Environmental devastation caused by industrial pollution has been around for many centuries. Industrial pollution was largely ignored the government, and perpetrators were never really dealt with in a legal perspective. However, since the start of the industrial revolution the issue of pollution by large companies or corporations has become a real problem. The parties responsible for industrial pollution have not been subjected to criminal prosecution; to greater extend this issue was pursued by private parties and organization in civil litigation. The first congressional demonstration of intent to criminalize pollution was The Rivers and Harbors Act in 1899, yet it took seven decades before any significant and considerable prosecutorial activity against environmental criminals would occur (Friedrichs, 2007).
According to David Friedrichs, new environmental movements began to exist in the 1960's and early 1970 are signalizing a shift from promoting exploitation of natural resources by industry to new standards in support of environmental protection. The United States government established the new Agency the Environmental Protection Agency to oversee the myriad of new laws enacted during this period. One would think that the establishment of a governing body such as the EPA more aggressive litigation of industrial polluters would occur; but during the Nixon and Ford administration, only 25-recorded cases were prosecuted. During the Carter administration prosecution of industrial criminals increased and by 1985 approximately 50 cases per year were referred to the Depart of Justice (Friedrichs, 2007).
The EPA, however, was not immune to internal violation of the law; a discovery of corrupt transactions in 1983 between high-level EPA officials, were the Environmental Protection Agency colluded with Dow Chemical to hide its responsibility for dioxin contamination, created a political scandal. A congressional investigation by the Investigations subcommittee of the House Committee on Energy and Commerce revealed the scope of Dow Chemical's influence over the EPA, which eventually led to the dismissal of EPA Administrator Anne McGill Burford and 12 other officials (wonkroom website, 2008).
Friedrich states: Department of Justice prosecutions of environmental criminals had leveled off during the first Bush administration, whereas the Clinton administration necessitated a higher priority on pursuing environmental cases. In the final year of the Clinton administration, 236 cases of environmental crimes were referred to the Department of Justice for criminal prosecution; ensuing $122 million in fines (Friedrichs, 2007).
Manufacturing, mining, utility, and other large corporations have violated, and shirked their responsibility, and commitment against the Comprehensive Environmental Response, Compensation, and Liability Act (CERCLA), 94 Stat. 2767, enacted by the Congress 1980, as amended, 42 U. S. C. 9601-9675, in response to the serious environmental and health risks posed by industrial pollution in the name of greed. Pollutants from industrial sources include Asbestos, Lead, Mercury, Chromium 6, Nitrates, Phosphates, Sulfur, Oils, and Petrochemicals (lovetoknow web site, 2009).
Regardless of small increases in prosecution, fines, as well as prison sentences for corporate executives one can all but notice the habitual hesitation to incarcerate environmental criminals or impose large fines on corporate environmental lawbreakers - most had not been fined more that 1 to 5 percent of the statutory maximum (Friedrichs, 2007).
Large corporations worldwide have been fighting implementations of new laws and stronger legislation for decades.
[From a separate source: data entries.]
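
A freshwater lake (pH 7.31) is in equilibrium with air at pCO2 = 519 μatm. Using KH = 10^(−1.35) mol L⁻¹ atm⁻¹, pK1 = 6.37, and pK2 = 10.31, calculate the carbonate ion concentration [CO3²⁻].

[CO3²⁻] = 0.202 μmol/L

[CO2*] = KH · pCO2 = 10^(−1.35) × 519×10^-6 = 2.318×10^-5 mol/L
α₀ = 1/(1 + K1/[H⁺] + K1K2/[H⁺]²) = 1/(1 + 10^+0.94 + 10^-2.06) = 0.1029
DIC = [CO2*]/α₀ = 2.318×10^-5 / 0.1029 = 0.2253 mmol/L
[CO3²⁻] = α₂·DIC; α₂ = 0.0008962, so [CO3²⁻] = 0.0008962 × 0.2253 = 0.000202 mmol/L = 0.202 μmol/L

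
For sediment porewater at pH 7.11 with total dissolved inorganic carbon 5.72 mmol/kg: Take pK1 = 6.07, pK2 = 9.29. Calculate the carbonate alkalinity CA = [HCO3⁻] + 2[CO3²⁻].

CA = [HCO3⁻] + 2[CO3²⁻] = (α₁ + 2α₂)·DIC
At pH 7.11: [H⁺]/K1 = 10^-1.04 = 0.091201, K2/[H⁺] = 10^-2.18 = 0.0066069
α₁ = 1/(1 + 0.091201 + 0.0066069) = 1/1.0978 = 0.9109; α₂ = α₁·K2/[H⁺] = 0.006018
α₁ + 2α₂ = 0.9229
CA = 0.9229 × 5.72 = 5.28 mmol/kg

CA = 5.28 mmol/kg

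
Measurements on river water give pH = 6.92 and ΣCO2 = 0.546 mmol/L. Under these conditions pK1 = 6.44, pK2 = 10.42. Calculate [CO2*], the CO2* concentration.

[CO2*] = 0.136 mmol/L

α₀ = 1 / (1 + K1/[H⁺] + K1K2/[H⁺]²) = 1 / (1 + 10^+0.48 + 10^-3.02)
   = 1 / (1 + 3.0200 + 0.00095499) = 1/4.0209 = 0.2487
[CO2*] = α₀ × DIC = 0.2487 × 0.546 = 0.136 mmol/L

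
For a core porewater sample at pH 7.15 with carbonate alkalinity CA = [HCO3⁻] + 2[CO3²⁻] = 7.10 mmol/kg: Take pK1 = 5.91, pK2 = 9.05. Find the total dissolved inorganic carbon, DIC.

DIC = 7.41 mmol/kg

CA = [HCO3⁻] + 2[CO3²⁻] = (α₁ + 2α₂)·DIC
At pH 7.15: [H⁺]/K1 = 10^-1.24 = 0.057544, K2/[H⁺] = 10^-1.90 = 0.012589
α₁ = 1/(1 + 0.057544 + 0.012589) = 1/1.0701 = 0.9345; α₂ = α₁·K2/[H⁺] = 0.01176
α₁ + 2α₂ = 0.9580
DIC = CA / (α₁ + 2α₂) = 7.10 / 0.9580 = 7.41 mmol/kg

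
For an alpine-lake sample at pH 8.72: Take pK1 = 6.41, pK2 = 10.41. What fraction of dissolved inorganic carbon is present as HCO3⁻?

α₁ = 1 / (1 + [H⁺]/K1 + K2/[H⁺]) = 1 / (1 + 10^-2.31 + 10^-1.69)
   = 1 / (1 + 0.0048978 + 0.020417) = 1/1.0253 = 0.9753

α₁ = 0.975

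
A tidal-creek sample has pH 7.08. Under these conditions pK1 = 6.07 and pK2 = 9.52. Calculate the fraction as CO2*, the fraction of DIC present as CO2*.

α₀ = 1 / (1 + K1/[H⁺] + K1K2/[H⁺]²) = 1 / (1 + 10^+1.01 + 10^-1.43)
   = 1 / (1 + 10.233 + 0.037154) = 1/11.270 = 0.08873

α₀ = 0.0887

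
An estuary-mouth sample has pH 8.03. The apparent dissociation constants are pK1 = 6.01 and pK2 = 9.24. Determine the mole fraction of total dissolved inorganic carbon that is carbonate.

α₂ = 1 / (1 + [H⁺]/K2 + [H⁺]²/(K1K2)) = 1 / (1 + 10^+1.21 + 10^-0.81)
   = 1 / (1 + 16.218 + 0.15488) = 1/17.373 = 0.05756

α₂ = 0.0576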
For example, the Dow Chemical scandal clearly depicts the influence of large corporations of the EPA and congress members on Capitol Hill.
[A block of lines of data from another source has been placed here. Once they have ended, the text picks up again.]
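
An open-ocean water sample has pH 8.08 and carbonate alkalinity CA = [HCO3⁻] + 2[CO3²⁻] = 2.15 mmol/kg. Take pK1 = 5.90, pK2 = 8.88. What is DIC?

CA = [HCO3⁻] + 2[CO3²⁻] = (α₁ + 2α₂)·DIC
At pH 8.08: [H⁺]/K1 = 10^-2.18 = 0.0066069, K2/[H⁺] = 10^-0.80 = 0.15849
α₁ = 1/(1 + 0.0066069 + 0.15849) = 1/1.1651 = 0.8583; α₂ = α₁·K2/[H⁺] = 0.1360
α₁ + 2α₂ = 1.1304
DIC = CA / (α₁ + 2α₂) = 2.15 / 1.1304 = 1.90 mmol/kg

DIC = 1.90 mmol/kg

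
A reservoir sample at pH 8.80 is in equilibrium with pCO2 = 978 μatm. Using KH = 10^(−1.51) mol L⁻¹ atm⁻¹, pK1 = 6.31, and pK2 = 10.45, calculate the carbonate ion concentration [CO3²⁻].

[CO3²⁻] = 0.209 mmol/L

[CO2*] = KH · pCO2 = 10^(−1.51) × 978×10^-6 = 3.022×10^-5 mol/L
α₀ = 1/(1 + K1/[H⁺] + K1K2/[H⁺]²) = 1/(1 + 10^+2.49 + 10^+0.84) = 0.003155
DIC = [CO2*]/α₀ = 3.022×10^-5 / 0.003155 = 9.579 mmol/L
[CO3²⁻] = α₂·DIC; α₂ = 0.02183, so [CO3²⁻] = 0.02183 × 9.579 = 0.209 mmol/L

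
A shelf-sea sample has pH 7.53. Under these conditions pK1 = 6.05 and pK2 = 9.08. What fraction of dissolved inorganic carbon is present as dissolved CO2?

α₀ = 0.0312

α₀ = 1 / (1 + K1/[H⁺] + K1K2/[H⁺]²) = 1 / (1 + 10^+1.48 + 10^-0.07)
   = 1 / (1 + 30.200 + 0.85114) = 1/32.051 = 0.03120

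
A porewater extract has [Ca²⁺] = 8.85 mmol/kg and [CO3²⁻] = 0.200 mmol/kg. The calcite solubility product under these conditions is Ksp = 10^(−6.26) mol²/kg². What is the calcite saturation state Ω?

Ksp = 10^(−6.26) = 5.495×10^-7
Ω = [Ca²⁺][CO3²⁻]/Ksp = (8.85×10^-3)(0.200×10^-3) / 5.495×10^-7 = 3.22

Ω = 3.22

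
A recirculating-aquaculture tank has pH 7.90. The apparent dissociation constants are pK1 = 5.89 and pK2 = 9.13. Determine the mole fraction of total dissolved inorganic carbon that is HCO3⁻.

α₁ = 0.936

α₁ = 1 / (1 + [H⁺]/K1 + K2/[H⁺]) = 1 / (1 + 10^-2.01 + 10^-1.23)
   = 1 / (1 + 0.0097724 + 0.058884) = 1/1.0687 = 0.9358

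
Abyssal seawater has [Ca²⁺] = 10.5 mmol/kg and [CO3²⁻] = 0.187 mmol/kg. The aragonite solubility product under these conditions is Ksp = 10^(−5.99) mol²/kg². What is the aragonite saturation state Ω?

Ω = 1.92

Ksp = 10^(−5.99) = 1.023×10^-6
Ω = [Ca²⁺][CO3²⁻]/Ksp = (10.5×10^-3)(0.187×10^-3) / 1.023×10^-6 = 1.92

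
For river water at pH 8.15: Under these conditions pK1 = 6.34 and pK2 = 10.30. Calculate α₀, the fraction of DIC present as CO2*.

α₀ = 0.0151

α₀ = 1 / (1 + K1/[H⁺] + K1K2/[H⁺]²) = 1 / (1 + 10^+1.81 + 10^-0.34)
   = 1 / (1 + 64.565 + 0.45709) = 1/66.023 = 0.01515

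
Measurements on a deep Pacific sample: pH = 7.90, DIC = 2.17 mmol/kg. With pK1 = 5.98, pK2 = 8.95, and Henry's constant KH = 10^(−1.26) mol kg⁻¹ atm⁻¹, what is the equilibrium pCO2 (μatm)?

pCO2 = 431 μatm

α₀ = 1 / (1 + K1/[H⁺] + K1K2/[H⁺]²) = 1 / (1 + 10^+1.92 + 10^+0.87)
   = 1 / (1 + 83.176 + 7.4131) = 1/91.589 = 0.01092
[CO2*] = α₀ × DIC = 0.01092 × 2.17 = 0.02369 mmol/kg
pCO2 = [CO2*]/KH = 2.369×10^-5 / 5.495×10^-2 = 431 μatm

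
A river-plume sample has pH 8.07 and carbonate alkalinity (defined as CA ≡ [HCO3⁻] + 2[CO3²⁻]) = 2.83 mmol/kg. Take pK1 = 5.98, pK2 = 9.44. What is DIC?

DIC = 2.74 mmol/kg

CA = [HCO3⁻] + 2[CO3²⁻] = (α₁ + 2α₂)·DIC
At pH 8.07: [H⁺]/K1 = 10^-2.09 = 0.0081283, K2/[H⁺] = 10^-1.37 = 0.042658
α₁ = 1/(1 + 0.0081283 + 0.042658) = 1/1.0508 = 0.9517; α₂ = α₁·K2/[H⁺] = 0.04060
α₁ + 2α₂ = 1.0329
DIC = CA / (α₁ + 2α₂) = 2.83 / 1.0329 = 2.74 mmol/kg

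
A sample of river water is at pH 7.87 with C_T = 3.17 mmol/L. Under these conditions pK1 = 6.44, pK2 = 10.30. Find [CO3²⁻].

[CO3²⁻] = 11.3 μmol/L

α₂ = 1 / (1 + [H⁺]/K2 + [H⁺]²/(K1K2)) = 1 / (1 + 10^+2.43 + 10^+1.00)
   = 1 / (1 + 269.15 + 10.000) = 1/280.15 = 0.003569
[CO3²⁻] = α₂ × DIC = 0.003569 × 3.17 = 0.0113 mmol/L = 11.3 μmol/L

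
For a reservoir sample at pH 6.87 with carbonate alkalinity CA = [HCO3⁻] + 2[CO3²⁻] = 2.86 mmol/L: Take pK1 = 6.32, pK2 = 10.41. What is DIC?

CA = [HCO3⁻] + 2[CO3²⁻] = (α₁ + 2α₂)·DIC
At pH 6.87: [H⁺]/K1 = 10^-0.55 = 0.28184, K2/[H⁺] = 10^-3.54 = 0.00028840
α₁ = 1/(1 + 0.28184 + 0.00028840) = 1/1.2821 = 0.7800; α₂ = α₁·K2/[H⁺] = 0.0002249
α₁ + 2α₂ = 0.7804
DIC = CA / (α₁ + 2α₂) = 2.86 / 0.7804 = 3.66 mmol/L

DIC = 3.66 mmol/L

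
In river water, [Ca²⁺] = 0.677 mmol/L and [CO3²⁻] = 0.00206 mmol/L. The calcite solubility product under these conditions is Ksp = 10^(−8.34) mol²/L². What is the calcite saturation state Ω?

Ω = 0.305

Ksp = 10^(−8.34) = 4.571×10^-9
Ω = [Ca²⁺][CO3²⁻]/Ksp = (0.677×10^-3)(0.00206×10^-3) / 4.571×10^-9 = 0.305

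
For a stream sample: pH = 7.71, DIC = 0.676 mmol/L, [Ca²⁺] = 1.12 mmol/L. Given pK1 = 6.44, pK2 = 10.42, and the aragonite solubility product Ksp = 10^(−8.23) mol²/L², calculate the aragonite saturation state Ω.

α₂ = 1 / (1 + [H⁺]/K2 + [H⁺]²/(K1K2)) = 1 / (1 + 10^+2.71 + 10^+1.44)
   = 1 / (1 + 512.86 + 27.542) = 1/541.40 = 0.001847
[CO3²⁻] = α₂ × DIC = 0.001847 × 0.676 = 0.001249 mmol/L = 1.249 μmol/L
Ksp = 10^(−8.23) = 5.888×10^-9
Ω = [Ca²⁺][CO3²⁻]/Ksp = (1.12×10^-3)(1.249×10^-6) / 5.888×10^-9 = 0.237

Ω = 0.237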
Chemical, mining, utility, and the auto industry, claim the economical impact of enforcing such laws would result in increase of price to the consumer because of the high cost of either removing industrial waste, or installing equipment to reduce such waste. The fall-out of industrial waste has affected the global society as a whole because of an increase of environmental induced illnesses such as cancer, birth defects, and asthma, allergies, asthma, autoimmune disorders, cancer, chemical sensitivity, chronic fatigue, fibromyalgia, and lupus (environmentalhealthconsultant web site, 2009).
Continued research on environmental pollution is vital to combat corporate and political corruption, and to ensure that environmental criminals are prosecuted to the full extend of the law.
Should the United States government and its agencies impose stricter environmental laws? What standards should government set and at what expense? What measures and actions should be taken to diminish, or eliminate corporate and political corruption in the environmental arena? What steps are imperative for the United States government to join the global fight on worldwide industrial pollution? Who will ensure that rules and procedures are followed correctly, and laws implemented, if the government cannot police itself?
In lieu of recent developments, and the introduction of new legislation concerning industrial pollution, continues research is important because the welfare of society is at risk.
While the American public is very receptive to environmental issues such as clean water, clean air, and the reduction of health risks, the political sphere is overcrowded with many competing interests. The environmental lobby has been unable to find more reliable means of influencing electoral politics for the benefit of its policy preferences.